Eu vou ser
José Jorge Letria / André Letria
Pato Lógico
As portas fechadas guardam mistérios. Escondem acessos, quadros vivos, cenários reconhecíveis ou totalmente inesperados. As portas das casas estão no pódio do mistério. É sabido. Quem nunca caiu na tentação de espreitar por uma frincha ou, perante a sucessão de impossibilidades, imaginou tudo o que se passa para além daquela parede e daquela passagem exclusiva?
O que talvez não se imagine comumente é uma panóplia de excentricidades a ocupar as habitações por trás de cada lanço de escadas de um prédio.
O desafio está lançado e o leitor surpreende-se nas sucessivas descobertas que a protagonista gentilmente partilha. A menina vai parando nos degraus da escada junto a cada porta. As pequenas marcas ao redor servem o propósito da efabulação assertiva e convicta. Se cheira sempre a peixe quando se passa por ali, naquele apartamento «vivem felizes o pirata e a sua amada». Também há lugar para outras figuras curiosas, artistas de circo, um vampiro, ou uma família de ladrões. A contrastar com o exótico ambiente inacessível dos vizinhos do prédio, em sua casa tudo é normal. Tanto quanto a realidade precisa da fantasia. Porém, o twist final oferece ao leitor uma surpresa, agora que a menina já dorme.
A narrativa sincopada acompanha o ritmo da protagonista, ora avançando para a porta seguinte, ora parando no momento da descrição dos habitantes de cada fração. A ilustração tem um papel essencial na narrativa, revelando o contraste dos patamares e das respetivas portas com os interiores das habitações.
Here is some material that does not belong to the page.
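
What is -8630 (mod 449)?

350

-8630 = -20*449 + 350, so -8630 ≡ 350 (mod 449).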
A alternância de cores, cada uma identificando os moradores, a profusão de detalhes e a exuberância dos espaços leva ao abrandamento pelo olhar que se detém.
As páginas duplas, totalmente preenchida por estes seis espaços (são seis andares até à casa da protagonista, que fica no 7.º e último) contam, por si só, seis histórias únicas. É esse afinal o propósito da menina. E o dos leitores, contagiados.
És importante
Christian Robinson
Orfeu Negro
O texto pode ser um poema. Repartidos pelas páginas ilustradas, os eventuais versos respiram lentamente e dão ênfase a uma cadência regular, como um pêndulo que se afasta e retorna ao ponto de partida. Importa provar a importância daquele a quem o texto se dirige e esse é o ímpeto das palavras.
Tamanha afirmação, de tão simples que é, corre o risco de trazer uma justificação pobre, didática, superficial, dogmática, panfletária. Christian Robinson desvia-se de perigos iminentes e opta por uma viagem paralela através da ilustração. Para além da cadência do texto, o álbum apresenta
dois movimentos crescentes e decrescentes: o
da dimensão individual no mundo e o da própria cosmogonia fundadora da vida. O grande exemplo do desenvolvimento da vida no planeta Terra serve de imagem figurada para este eixo paradigmático do presente que se estende universalmente a qualquer um. Por isso é, na história da origem da vida, tão importante todo e qualquer desvio, todo e qualquer comportamento, toda e qualquer resistência. Destes atos renasce a vida, mesmo quando o meteorito cai na Terra e os dinossauros se extinguem. Mesmo aí há um recomeço, há um inseto, um ser insignificante ao olhar de muitos que deixa uma marca e resiste. No entanto, na ilustração (e tudo isto se passa ao nível do discurso visual) o inseto não volta a aparecer, apenas um ponto negro, essa partícula ínfima no mundo que pode ser qualquer um, e pode por isso ser qualquer um de nós em qualquer geografia ou momento. O texto refere a resiliência, a solidão, a liberdade de escolha, a ilustração o estar com o outro e o ser sempre único.
Nesta poética de aproximação e afastamento, de observação e participação, os cenários e as figuras são acessíveis, reconhecíveis e empáticos a olho nu. Tudo o resto se processa em sensações impressivas e releituras. Christian Robinson é também autor dos álbuns Gaston e Outro, ambos editados em Portugal pela Orfeu Negro.